During those terrible days, Oklahomans across the state wore the ribbons, often combined with purple, yellow, and white, as symbols of support, hope, and remembrance for the dead, the missing, the injured, the rescuers, and each other. In those small tokens, we found strength, unity, and a tiny bit of comfort.
Equally memorable for many of us was the spontaneous lighting of auto headlights. In a gesture once reserved exclusively for funeral processions, drivers spontaneously turned on their headlights. Within hours of the explosion, literally miles of headlights could be seen throughout the city. Those ribbons of light helped bind us together and communicate our care and concern to one another.

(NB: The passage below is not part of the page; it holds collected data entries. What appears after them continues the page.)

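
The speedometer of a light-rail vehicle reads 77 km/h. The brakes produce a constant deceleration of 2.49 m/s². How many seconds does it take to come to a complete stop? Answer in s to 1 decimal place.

77 km/h ÷ 3.6 = 21.3889 m/s.
Braking time = v/a = 21.3889 / 2.490 = 8.590 s.

Braking time ≈ 8.6 s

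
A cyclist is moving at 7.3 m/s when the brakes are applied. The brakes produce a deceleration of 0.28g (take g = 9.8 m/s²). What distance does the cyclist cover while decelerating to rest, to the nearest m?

Braking distance ≈ 10 m

a = 0.28 × 9.8 = 2.744 m/s².
Braking distance = v²/(2a) = 7.3000² / (2 × 2.744) = 53.290 / 5.488 = 9.710 m.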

The links here and here will tell and show you a great deal about the bombing and the memorial that later was built on the site. However, there was one unforgettable image in local newspapers that I have not seen since: a police patrol car parked at the scene during the rescue efforts with a message scrawled across its rear window:
WE WILL NEVER FORGET!!!
I grew up in Oklahoma City and lived there most of my life. I was at work at the medical association five miles away when the bomb went off. Even at that distance, our one-story steel frame and stone building shuddered alarmingly. We all ran outside, expecting to see chaos from a nearby gas explosion, or perhaps a train wreck, and saw nothing. When we finally thought to go inside and turn on the TV, we were met with an aerial shot of the familiar eight-story Murrah Building, its entire north side blown away.

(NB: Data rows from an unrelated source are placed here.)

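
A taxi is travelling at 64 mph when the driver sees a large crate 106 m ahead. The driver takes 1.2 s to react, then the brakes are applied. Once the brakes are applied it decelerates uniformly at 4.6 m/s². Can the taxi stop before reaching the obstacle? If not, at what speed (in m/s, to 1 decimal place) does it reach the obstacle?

64 mph × 0.44704 = 28.6106 m/s.
Reaction distance = 28.6106 × 1.2 = 34.333 m.
Braking distance needed to stop: v²/(2a) = 818.566 / 9.200 = 88.975 m, so total needed = 34.333 + 88.975 = 123.308 m > 106 m — it cannot stop.
Distance remaining when braking begins: 106 − 34.333 = 71.667 m.
v² = v₀² − 2a·d = 818.566 − 2 × 4.600 × 71.667 = 159.230 m²/s².
v = √159.230 = 12.619 m/s.

No — it strikes the obstacle at 12.6 m/s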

First responders arrived at the Murrah Building just minutes after the blast and began tending the victims they found outside the building. Within hours we would hear about one of our doctors crawling into the wreckage and freeing a trapped woman by amputating her leg. Reports came in from the hospitals nearest the scene as they went into disaster mode, preparing for the second wave of victims, all those pulled from the building. For us at the medical association, that may have been the saddest part of the day. There was no second wave. No one else survived.

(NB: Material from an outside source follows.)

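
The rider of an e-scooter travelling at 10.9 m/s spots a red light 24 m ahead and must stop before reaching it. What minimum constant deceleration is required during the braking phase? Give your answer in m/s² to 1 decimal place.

v² = 2a·d ⇒ a = v²/(2d) = 10.9000² / (2 × 24.000) = 118.810 / 48.000 = 2.4752 m/s².

Required deceleration ≈ 2.5 m/s²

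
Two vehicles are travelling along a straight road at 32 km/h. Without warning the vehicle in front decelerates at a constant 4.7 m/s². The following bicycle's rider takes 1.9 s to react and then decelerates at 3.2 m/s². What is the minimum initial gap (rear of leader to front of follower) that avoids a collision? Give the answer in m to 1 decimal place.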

In the days that followed, the downtown streets and alleys I knew so well were crowded with strangers. Every access to the area was blocked by military vehicles and guarded by U.S. Army troopers, big burly men in camouflage fatigues armed with both rifles and sidearms. My hometown, a city famous for its friendly openness, looked like a war zone.
The headlights blazed for days. Flags flew at half staff. Blue ribbons, sloganed T-shirts, fundraisers, and blood drives were everywhere. Soup kitchens near the blast zone were open 24 hours a day, providing for the rescue workers. Radios and TVs were left on to blare the latest news. Every yellow Ryder truck was viewed with suspicion. Every siren reopened the wounds and rekindled the anxiety. It seemed to go on for months.
Remarkably, the bomber, Timothy McVeigh, was captured just a few hours later, arrested on a minor traffic charge. He was tried and convicted in 1997 and executed on June 11, 2001. His accused accomplice, Terry Nichols, is serving a life term in prison.